LittleBits was overwhelmed by demand in its early days--you sold out of your products in your first two weeks. How did you recover?

I considered hiring a team in China to run our manufacturing operation. But if you expand to China, it
becomes a matter of running two companies at once, with two offices and two teams doing quality control. I found a supply-chain partner here instead, to negotiate with manufacturers and suppliers. And so we pay an extra fee, and we give up some equity, but it’s well worth it.

So should more manufacturing come back to America?

Trying to compete to make little plastic pieces cheaper here than in China--that ship has sailed. And, to be honest, it’s not that interesting. There’s a real resurgence of personal manufacturing here, and of high-end manufacturing of complex devices. I think that’s where the U.S. can really stand out.

How do you decide which opportunities to pursue--or to pass up?

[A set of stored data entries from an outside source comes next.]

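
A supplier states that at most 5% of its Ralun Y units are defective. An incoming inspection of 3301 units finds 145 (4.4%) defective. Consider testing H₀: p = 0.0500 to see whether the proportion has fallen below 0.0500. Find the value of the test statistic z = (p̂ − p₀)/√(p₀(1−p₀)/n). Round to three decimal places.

p̂ = 145/3301 = 0.043926.
SE = √(p₀(1−p₀)/n) = √(0.0475/3301) = 0.003793.
z = (0.043926 − 0.05)/0.003793 = -0.006074/0.003793 = -1.601.
p-value = P(Z < -1.601) ≈ 0.0547.

z = -1.601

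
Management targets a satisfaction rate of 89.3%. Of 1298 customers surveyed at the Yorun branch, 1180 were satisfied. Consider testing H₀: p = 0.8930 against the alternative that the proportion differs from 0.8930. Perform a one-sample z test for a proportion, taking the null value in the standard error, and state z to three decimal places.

z = 1.875

p̂ = 1180/1298 = 0.90909.
Under H₀, SE = √(0.893·0.107/1298) = √(7.3614e-05) = 0.00858.
z = (0.90909 − 0.893)/0.00858 = 0.01609/0.00858 = 1.875.
p-value = 2·P(Z > 1.875) ≈ 0.0607.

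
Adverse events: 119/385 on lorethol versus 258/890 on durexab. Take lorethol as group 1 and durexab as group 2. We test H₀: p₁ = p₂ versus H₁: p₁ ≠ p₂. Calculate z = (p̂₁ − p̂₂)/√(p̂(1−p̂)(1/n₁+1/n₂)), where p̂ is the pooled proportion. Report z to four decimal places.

z = 0.6898

p̂₁ = 119/385 = 0.309091, p̂₂ = 258/890 = 0.289888.
Pooled p̂ = (119+258)/(385+890) = 377/1275 = 0.295686.
SE = √(p̂(1−p̂)(1/n₁+1/n₂)) = √(0.295686·0.704314·0.003721) = √(0.00077492) = 0.027837.
z = (0.309091 − 0.289888)/0.027837 = 0.019203/0.027837 = 0.6898.
Two-sided p-value ≈ 2·Φ(−0.690) = 0.4903.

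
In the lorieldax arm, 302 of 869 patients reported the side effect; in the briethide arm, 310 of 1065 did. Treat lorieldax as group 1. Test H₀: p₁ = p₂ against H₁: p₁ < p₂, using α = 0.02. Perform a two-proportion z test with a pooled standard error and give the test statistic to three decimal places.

p̂₁ = 302/869 = 0.34753, p̂₂ = 310/1065 = 0.29108.
Pooled p̂ = (302+310)/(869+1065) = 612/1934 = 0.31644.
SE = √(0.216307 × 0.00208972) = 0.02126.
z = (0.34753 − 0.29108)/0.02126 = 0.05645/0.02126 = 2.655.
p-value = P(Z < 2.655) ≈ 0.9960. With α = 0.02, fail to reject H₀.

z = 2.655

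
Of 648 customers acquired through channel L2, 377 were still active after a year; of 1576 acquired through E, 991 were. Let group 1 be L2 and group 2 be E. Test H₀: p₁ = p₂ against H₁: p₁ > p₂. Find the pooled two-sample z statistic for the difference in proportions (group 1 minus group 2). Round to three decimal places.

z = -2.071

p̂₁ = 377/648 = 0.581790, p̂₂ = 991/1576 = 0.628807.
Pooled p̂ = (377+991)/(648+1576) = 1368/2224 = 0.615108.
SE = √(p̂(1−p̂)(1/n₁+1/n₂)) = √(0.615108·0.384892·0.00217773) = √(0.000515577) = 0.022706.
z = (0.581790 − 0.628807)/0.022706 = -0.047017/0.022706 = -2.071.
p-value = P(Z > -2.071) ≈ 0.9808.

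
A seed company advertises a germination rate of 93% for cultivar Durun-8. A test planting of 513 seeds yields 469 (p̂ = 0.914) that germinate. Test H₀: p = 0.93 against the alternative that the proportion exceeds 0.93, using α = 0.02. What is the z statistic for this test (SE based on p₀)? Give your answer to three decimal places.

z = -1.400

p̂ = 469/513 ≈ 0.914230.
Under H₀, SE = √(0.93·0.07/513) = √(0.000126901) = 0.011265.
z = (0.914230 − 0.93)/0.011265 = -0.015770/0.011265 = -1.400.
p-value = P(Z > -1.400) ≈ 0.9192. With α = 0.02, fail to reject H₀.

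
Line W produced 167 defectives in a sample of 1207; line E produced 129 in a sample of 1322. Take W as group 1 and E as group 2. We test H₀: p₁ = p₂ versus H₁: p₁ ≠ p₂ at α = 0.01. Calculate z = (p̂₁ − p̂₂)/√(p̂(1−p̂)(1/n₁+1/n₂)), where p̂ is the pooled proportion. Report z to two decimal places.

z = 3.19

p̂₁ = 167/1207 = 0.1384, p̂₂ = 129/1322 = 0.0976.
Pooled p̂ = (167+129)/(1207+1322) = 296/2529 = 0.1170.
SE = √(p̂(1−p̂)(1/n₁+1/n₂)) = √(0.1170·0.8830·0.00158493) = √(0.000163792) = 0.0128.
z = (0.1384 − 0.0976)/0.0128 = 0.0408/0.0128 = 3.19.
p-value = 2·P(Z > 3.186) ≈ 0.0014. With α = 0.01, reject H₀.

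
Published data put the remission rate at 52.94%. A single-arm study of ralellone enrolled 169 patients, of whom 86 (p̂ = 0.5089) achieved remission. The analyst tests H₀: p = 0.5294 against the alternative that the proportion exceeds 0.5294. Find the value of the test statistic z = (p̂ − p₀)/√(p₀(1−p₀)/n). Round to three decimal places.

z = -0.535

p̂ = 86/169 = 0.50888.
Under H₀, SE = √(0.5294·0.4706/169) = √(0.00147418) = 0.03839.
z = (0.50888 − 0.5294)/0.03839 = -0.02052/0.03839 = -0.535.
p-value = P(Z > -0.535) ≈ 0.7035.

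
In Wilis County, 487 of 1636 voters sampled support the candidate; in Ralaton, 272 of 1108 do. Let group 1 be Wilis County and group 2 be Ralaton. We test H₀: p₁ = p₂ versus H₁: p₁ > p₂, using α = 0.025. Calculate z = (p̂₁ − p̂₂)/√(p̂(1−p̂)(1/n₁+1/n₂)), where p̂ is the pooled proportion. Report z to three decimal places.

z = 2.999

p̂₁ = 487/1636 = 0.29768, p̂₂ = 272/1108 = 0.24549.
Pooled p̂ = (487+272)/(1636+1108) = 759/2744 = 0.27660.
SE = √(0.200094 × 0.00151377) = 0.01740.
z = (0.29768 − 0.24549)/0.01740 = 0.05219/0.01740 = 2.999.
p-value = P(Z > 2.999) ≈ 0.0014; since p < α = 0.025, reject H₀.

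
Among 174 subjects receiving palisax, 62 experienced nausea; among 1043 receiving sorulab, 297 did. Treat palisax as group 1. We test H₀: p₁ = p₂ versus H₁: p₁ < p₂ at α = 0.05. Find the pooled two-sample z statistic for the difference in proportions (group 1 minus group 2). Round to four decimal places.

p̂₁ = 62/174 ≈ 0.3563218, p̂₂ = 297/1043 ≈ 0.2847555.
Pooled p̂ = (62+297)/(174+1043) = 359/1217 = 0.2949877.
SE = √(0.20797 × 0.0067059) = 0.0373447.
z = (0.3563218 − 0.2847555)/0.0373447 = 0.0715663/0.0373447 = 1.9164.
p-value = P(Z < 1.916) ≈ 0.9723; since p > α = 0.05, fail to reject H₀.

z = 1.9164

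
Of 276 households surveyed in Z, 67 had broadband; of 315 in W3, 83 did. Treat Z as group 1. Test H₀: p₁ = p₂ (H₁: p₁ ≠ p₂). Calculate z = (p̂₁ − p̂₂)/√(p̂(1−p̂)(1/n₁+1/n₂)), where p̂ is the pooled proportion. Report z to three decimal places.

p̂₁ = 67/276 ≈ 0.24275, p̂₂ = 83/315 ≈ 0.26349.
Pooled p̂ = (67+83)/(276+315) = 150/591 = 0.25381.
SE = √(0.189389 × 0.00679779) = 0.03588.
z = (0.24275 − 0.26349)/0.03588 = -0.02074/0.03588 = -0.578.

z = -0.578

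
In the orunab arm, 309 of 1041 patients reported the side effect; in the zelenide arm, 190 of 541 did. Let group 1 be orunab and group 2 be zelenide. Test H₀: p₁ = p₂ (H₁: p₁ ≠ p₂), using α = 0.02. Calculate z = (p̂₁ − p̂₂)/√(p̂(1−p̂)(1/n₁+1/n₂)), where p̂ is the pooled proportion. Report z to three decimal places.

p̂₁ = 309/1041 = 0.296830, p̂₂ = 190/541 = 0.351201.
Pooled p̂ = (309+190)/(1041+541) = 499/1582 = 0.315424.
SE = √(p̂(1−p̂)(1/n₁+1/n₂)) = √(0.315424·0.684576·0.00280904) = √(0.000606561) = 0.024628.
z = (0.296830 − 0.351201)/0.024628 = -0.054371/0.024628 = -2.208.
Two-sided p-value ≈ 2·Φ(−2.208) = 0.0273, so at α = 0.02 we fail to reject H₀.

z = -2.208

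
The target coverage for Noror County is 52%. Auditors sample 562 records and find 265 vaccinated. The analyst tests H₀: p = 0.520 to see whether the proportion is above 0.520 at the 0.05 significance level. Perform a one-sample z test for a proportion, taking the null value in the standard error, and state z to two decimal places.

z = -2.30

p̂ = 265/562 ≈ 0.4715.
SE = √(p₀(1−p₀)/n) = √(0.2496/562) = 0.0211.
z = (0.4715 − 0.52)/0.0211 = -0.0485/0.0211 = -2.30.
p-value = P(Z > -2.300) ≈ 0.9893; since p > α = 0.05, fail to reject H₀.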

A lot of people in the toy industry gravitated toward us initially. It was great, except the buyers pressured us to drop our prices. But these are electronics, and they’re complex and expensive to make. To make something cheaper, you have to really reduce the functionality. We did a $29 kit to try that out--and it did very badly. People wanted to do more with the bits, instead of getting dumbed-down products.

You moved here from Lebanon to attend MIT. Are changes in immigration policy affecting littleBits?

I’m on an artist’s visa now, and there was a period when I thought I was going to get kicked out of the country, despite having 45 employees. And I had to think about moving littleBits, even though I love New York. We have a lot of really talented foreign students coming out of our schools whom we can’t employ, because they can’t get visas. At least if there were more postgrad visas, people could stay a few years to prove themselves, and I think that would be very valuable.